By the COURT. The prosecutor is unable to use his hands fully yet—the joints of his thumbs are very weak, and he is still suffering from pains about the body—he is now in a fair way to recovery—his eyesight has not been so good since the assault, and he has not been able to write—when a man at his time of life gets into such a low condition as he was he is likely to die—he was very excited at nights—one or two nights he was rather delirious—his skull was not fractured—the wound behind the ear would be caused by dashing the head against any sharp corner—the muscles of the throat were bruised from pressure, from having been clutched.

JOHN TABARD (Policeman H 85) On 8th September I was in Berner Street when I heard shouts of "Police"—I went to the prosecutor's shop, and saw the prisoner holding the prosecutor by the left hand by the throat, and punching him in the ribs with his right hand—I caught hold of him, and with the assistance of Smith I pulled him into the street—he was then taken into the back of the shop on account of the crowd—I got this hammer (produced) from McCarthy—I took the prisoner to the station—the charge was taken down by the inspector, and the prisoner said what

he had got to state he would state to the Magistrate—I did not hear him say anything before the Magistrate.

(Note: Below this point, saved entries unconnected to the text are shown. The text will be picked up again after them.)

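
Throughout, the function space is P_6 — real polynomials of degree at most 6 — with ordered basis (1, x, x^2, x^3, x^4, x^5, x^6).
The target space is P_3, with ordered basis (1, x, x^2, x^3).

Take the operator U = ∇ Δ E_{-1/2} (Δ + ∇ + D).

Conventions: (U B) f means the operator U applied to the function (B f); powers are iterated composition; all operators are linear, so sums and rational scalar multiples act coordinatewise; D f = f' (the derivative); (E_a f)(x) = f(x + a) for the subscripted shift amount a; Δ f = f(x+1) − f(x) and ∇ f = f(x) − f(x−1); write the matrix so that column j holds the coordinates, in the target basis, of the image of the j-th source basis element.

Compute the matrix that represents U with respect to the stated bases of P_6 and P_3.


the matrix is [[0, 0, 0, 18, -36, 115, -255]; [0, 0, 0, 0, 72, -180, 690]; [0, 0, 0, 0, 0, 180, -540]; [0, 0, 0, 0, 0, 0, 360]] (rows listed top to bottom)

image of 1: 0
image of x: 0
image of x^2: 0
image of x^3: 18
image of x^4: 72x - 36
image of x^5: 180x^2 - 180x + 115
image of x^6: 360x^3 - 540x^2 + 690x - 255
each image's coordinates form column j of the matrix


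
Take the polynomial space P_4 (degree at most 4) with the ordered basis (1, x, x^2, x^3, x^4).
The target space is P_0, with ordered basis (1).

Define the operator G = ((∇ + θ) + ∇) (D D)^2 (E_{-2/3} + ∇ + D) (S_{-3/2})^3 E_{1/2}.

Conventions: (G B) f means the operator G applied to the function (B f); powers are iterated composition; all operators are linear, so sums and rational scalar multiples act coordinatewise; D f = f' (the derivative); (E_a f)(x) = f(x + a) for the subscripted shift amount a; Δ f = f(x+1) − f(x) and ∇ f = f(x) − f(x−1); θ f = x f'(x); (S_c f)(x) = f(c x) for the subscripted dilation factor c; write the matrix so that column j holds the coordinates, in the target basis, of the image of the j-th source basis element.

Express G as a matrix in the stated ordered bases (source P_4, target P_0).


the matrix is [[0, 0, 0, 0, 0]] (rows listed top to bottom)

image of 1: 0
image of x: 0
image of x^2: 0
image of x^3: 0
image of x^4: 0
each image's coordinates form column j of the matrix


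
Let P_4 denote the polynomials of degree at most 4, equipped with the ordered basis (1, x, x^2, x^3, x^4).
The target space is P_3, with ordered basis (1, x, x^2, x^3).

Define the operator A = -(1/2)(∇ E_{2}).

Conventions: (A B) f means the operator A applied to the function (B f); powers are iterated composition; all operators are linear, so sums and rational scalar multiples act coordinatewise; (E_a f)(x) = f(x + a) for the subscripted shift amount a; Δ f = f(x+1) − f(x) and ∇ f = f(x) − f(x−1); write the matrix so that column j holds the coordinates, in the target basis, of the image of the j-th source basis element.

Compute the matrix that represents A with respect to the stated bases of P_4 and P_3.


image of 1: 0
image of x: -1/2
image of x^2: -x - 3/2
image of x^3: -(3/2)x^2 - (9/2)x - 7/2
image of x^4: -2x^3 - 9x^2 - 14x - 15/2
each image's coordinates form column j of the matrix

the matrix is [[0, -1/2, -3/2, -7/2, -15/2]; [0, 0, -1, -9/2, -14]; [0, 0, 0, -3/2, -9]; [0, 0, 0, 0, -2]] (rows listed top to bottom)


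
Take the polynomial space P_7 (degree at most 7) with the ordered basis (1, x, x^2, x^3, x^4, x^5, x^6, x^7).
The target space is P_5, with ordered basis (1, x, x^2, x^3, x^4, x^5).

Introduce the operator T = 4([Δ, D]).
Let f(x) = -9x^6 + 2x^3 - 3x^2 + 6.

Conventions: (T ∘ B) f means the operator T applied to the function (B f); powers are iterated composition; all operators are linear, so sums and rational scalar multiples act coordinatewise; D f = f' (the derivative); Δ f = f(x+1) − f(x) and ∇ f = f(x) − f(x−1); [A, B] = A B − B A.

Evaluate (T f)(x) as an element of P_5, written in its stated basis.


D f = -54x^5 + 6x^2 - 6x
Δ D f = -270x^4 - 540x^3 - 540x^2 - 258x - 54
Δ f = -54x^5 - 135x^4 - 180x^3 - 129x^2 - 54x - 10
D Δ f = -270x^4 - 540x^3 - 540x^2 - 258x - 54
[Δ, D] f = 0
(4([Δ, D])) f = 0

g(x) = 0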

Cross-examined by the Prisoner. When I came to the shop I saw the prosecutor and you—I never looked for any one else—I saw you strike the prosecutor—Smith was in the shop—I do not know where McCarthy was, I made sure of you—when McCarthy gave me the hammer I was in the street and you were in custody—you were the worse for drink.

By the COURT. This is a blacksmith's hammer—when I got to the station I searched the prisoner, and found this long chisel sticking out of his pocket, and this ointment and alum.

The prisoner in his defence stated that he had been drinking, and quarrelled with Mr. Simpkin because he refused to weigh the alum, and he may have struck him when the hammer was in his hand; he had no intent to do him any harm, or he would not have dropped the weapon.

GUILTY on Second Count.

He then PLEADED GUILTY to having been convicted at this Court in December, 1876— Seven Years' Penal Servitude.